Richter spent the previous five years in the Securities and Exchange Commission’s Division of Corporate Finance in Washington, where she became a branch chief.
Changing Times
Scharf, Wells Fargo’s current CEO, took over in late 2019 from interim leader and former general counsel C. Allen Parker Jr., who left the company last March.
Parker, a former presiding partner at Cravath, Swaine & Moore, was hired by Wells Fargo in 2017 as the company was reeling from a fake accounts scandal that brought about sweeping changes to its legal group. Parker succeeded Wells Fargo’s longtime former general counsel, James Strother.
Strother was among several former Wells Fargo executives facing substantial civil fines from the Office for the Comptroller of the Currency for their alleged roles in the company’s legal and compliance failures. In January, he agreed to pay a $3.5 million fine as part of a settlement with the OCC that will require him to cooperate with federal regulators continuing to probe his former employer.
“Jim Strother is an honorable man who dedicated over 30 years in the service of Wells Fargo,” said a statement from his lawyer, Walter Brown, who recently joined Paul, Weiss, Rifkind, Wharton & Garrison. “He retired in 2017 and is pleased to put this matter behind him.”

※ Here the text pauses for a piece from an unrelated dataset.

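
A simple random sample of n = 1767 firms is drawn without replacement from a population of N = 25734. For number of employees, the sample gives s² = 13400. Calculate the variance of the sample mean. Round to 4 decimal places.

Under SRS without replacement, Var(ȳ) = (1 − f)·s²/n with f = n/N = 1767/25734 = 0.06866402.
Var(ȳ) = (1 − 0.06866402)·13400/1767 = 0.93133598·7.5834748 = 7.0627629.

7.0628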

Wells Fargo’s search for a new general counsel last year led it to Patterson, who after being hired, set about assembling a new team of direct reports.
The company recruited former McGuireWoods partner Cynthia Guerin—who spent nearly three decades at Bank of America Corp.—as senior counsel. It also added chief regulatory and policy affairs executive Michael Lipsitz, a former legal chief at Santander USA Holdings Inc. who in January was named head of Wells Fargo’s new Office of Consumer Practices.
Wells Fargo promoted Michelle Rhee last summer to deputy general counsel for wealth and investment management. Rhee, another former BoA lawyer that Wells Fargo initially hired in 2018 to be legal chief for its asset management arm, is one of several deputy general counsel at the bank.
Others include Douglas Edwards, a former top lawyer at Wells Fargo predecessor Wachovia Corp. who stepped in on an interim basis to replace Parker as general counsel prior to Patterson’s hire last year. Edwards is now deputy general counsel for global commercial and securities.
Legal Turnover
Wells Fargo’s spate of new deputy general counsel hires has in part been spurred by a need to replace those that have left.
Bailey and Richter were hired to replace former deputy general counsel Suzanne Alwan and Bevelyn Coleman, respectively. Coleman was hired Jan. 19 as deputy general counsel for the consumer banking group at Regions Financial Corp., which itself hired a new top lawyer last year.
Wells Fargo said it’s currently conducting and internal and external search to replace departed deputy general counsel Thomas Trujillo, who was also the legal group’s chief operations officer.
Heidi Mason, a former senior deputy general counsel and head of consumer banking legal at Wells Fargo, and who at one point was considered a potential successor to Strother as legal chief, has landed a new job after leaving the bank in 2019.
Mason joined ElevateNext, the legal arm of alternative legal services provider Elevate Services Inc., as a Des Moines, Iowa-based partner in November.
Some of Wells Fargo’s legal reshuffling has come outside of its law department.
Wells Fargo hired former JPMorgan managing director and global head of employee compliance Jennifer Boyle-Devine as head of conduct risk in October. That was the same month that attorney and former business risk and controls manager Catherine Calko left the bank to become director of audit and compliance for Spring Oaks Capital LLC, a Chesapeake, Va.-based consumer debt buyer.
While Boyle-Devine was once a senior attorney at Shearman & Sterling, Wells Fargo said she works within its risk management group, not as part of its legal function.